Schwäbische Zeitung (Biberach)
Fragiles Gebilde und neue Erkenntnisse
Bundesliga ist nach Re-Start an kritischem Punkt – und überracht mit neuen Grundsätzen
MÜNCHEN (SID) - Die ersten Landesfürsten machen den Fans schon wieder Hoffnung auf Stadionbesuche, doch der Profifußball selbst wiegt sich längst noch nicht in Sicherheit. Ganz im Gegenteil.
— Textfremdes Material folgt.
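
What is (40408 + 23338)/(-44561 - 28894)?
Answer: -63746/73455 ≈ -0.86782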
Bevor Thomas Müller die Alte Försterei und damit nach einer Woche Quarantäne auch die von der DFL auferlegte Isolation verließ, appellierte der Bayern-Profi eindringlich an seine Bundesliga-Kollegen: „Ich denke, wir sind jetzt strenger unter Beobachtung als Rest-Deutschland.“
Am Ende des ersten Fußball-Wochenendes unter gänzlich neuen Bedingungen darf Müllers Aussage getrost auch als Warnung an die ganze Branche interpretiert werden. Denn während Politiker wie Niedersachsens Ministerpräsident Stephan Weil („Nach der Sommerpause müssen wir klären, ob Stadion auch mit weniger Abstand geht“) und Sachsens Landesvater Michael Kretschmer („Dann sind zwar die Stadien nicht ausverkauft, aber es gibt wieder Spiele vor Publikum“) bereits publikumswirksam über die Rückkehr von Fans in die Stadien mit Mundschutz und 1,5-Meter-Sicherheitsabstand diskutierten, weiß der Fußball um die Fragilität des Gebildes. Aktuell hat die Liga einen neuralgischen Punkt erreicht. Denn durch die Rückkehr der Spieler in ihr persönliches Umfeld, zu Kindern, Freunden und Familien steigt nach tagelanger Isolation die Corona-Gefahr. Bevor es also wieder ganz „normal“wird, bleibt der Fußball noch Monate vollkommen anders. Und hat das Startwochenende auch gleich einige sportliche Erkenntnisse geliefert, an die man sich wohl gewöhnen muss:
Heimnachteil:
Borussia Dortmunds Derbysieg gegen Schalke – das war's. Ansonsten war für die Bundesliga-Gastgeber am ersten „Geister“-Spieltag nicht viel zu holen. Gleich in vier von acht Spielen (bis einschließlich Sonntag) siegte das Auswärtsteam, der Heimvorteil scheint ohne Fans dahin.
Kommunikation:
Endlich konnten Außenstehende mal Mäuschen spielen. Auffällig war, wie viel die Profis miteinander kommunizieren. Keine fünf Sekunden vergingen ohne lautstarke Kommandos, egal ob in Deutsch, Englisch oder Spanisch. Das war interessant – sorgte aber auch oft für kuriose Momente.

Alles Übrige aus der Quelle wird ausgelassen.